Tiffany at Wild Geese crafts beautiful gift boxes - reach out to her, tell her about your recipient, and she’ll put together something perfect.
This year it’s more important than ever to shop small. If you just Google your city + small business gift guide, most likely, you’ll come up with some great local ideas:
Stuff worth sharing this week
AHP is on fire lately. Presumably, you’re already reading her newsletter, but if not, this one made me feel very seen - and, as mentioned above, because there is so much power in naming things, that means something.
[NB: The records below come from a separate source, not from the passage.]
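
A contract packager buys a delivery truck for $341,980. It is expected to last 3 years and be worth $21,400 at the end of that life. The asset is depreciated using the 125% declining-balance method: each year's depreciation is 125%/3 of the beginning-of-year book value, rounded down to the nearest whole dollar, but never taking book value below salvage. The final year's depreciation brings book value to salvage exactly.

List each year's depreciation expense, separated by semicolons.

$142,491; $83,120; $94,969

Depreciable base = $341,980 − $21,400 = $320,580.
Year 1: ⌊$341,980 × 125%/3⌋ = $142,491. Book value $199,489.
Year 2: ⌊$199,489 × 125%/3⌋ = $83,120. Book value $116,369.
Year 3 (final): $116,369 − $21,400 = $94,969. Book value $21,400.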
I don’t want to be the Vacation Mom, or the Cruise Director, or the person in charge of Holiday Magic. I’m working on letting go of the need for things to be more than what I, personally, need them to be. I’m trying to identify the attitudes that suck the pleasure and quality out of the things I used to love. A lot of the problem is my relationship to work. A lot of it is my need, like everyone else, to perform class. And a lot of it is performing, just generally, for everyone else — trying to meet and exceed their expectations, and trying not to make anyone mad at me, things I feel like I’ve never not been doing.
My November what I’m learning and loving post. I love the rhythm of writing these and encourage everybody to do the same, whether you share them or not.
Collective care > self-care. This article dovetails perfectly with what we were talking about above.
Post this up on your bathroom mirror if you need to:
Seasonal view of the week
Mandatory pic at Spencer’s after picking out our Christmas tree…
Cheers to getting curious about the roots of our problems instead of beating up on ourselves in the week ahead!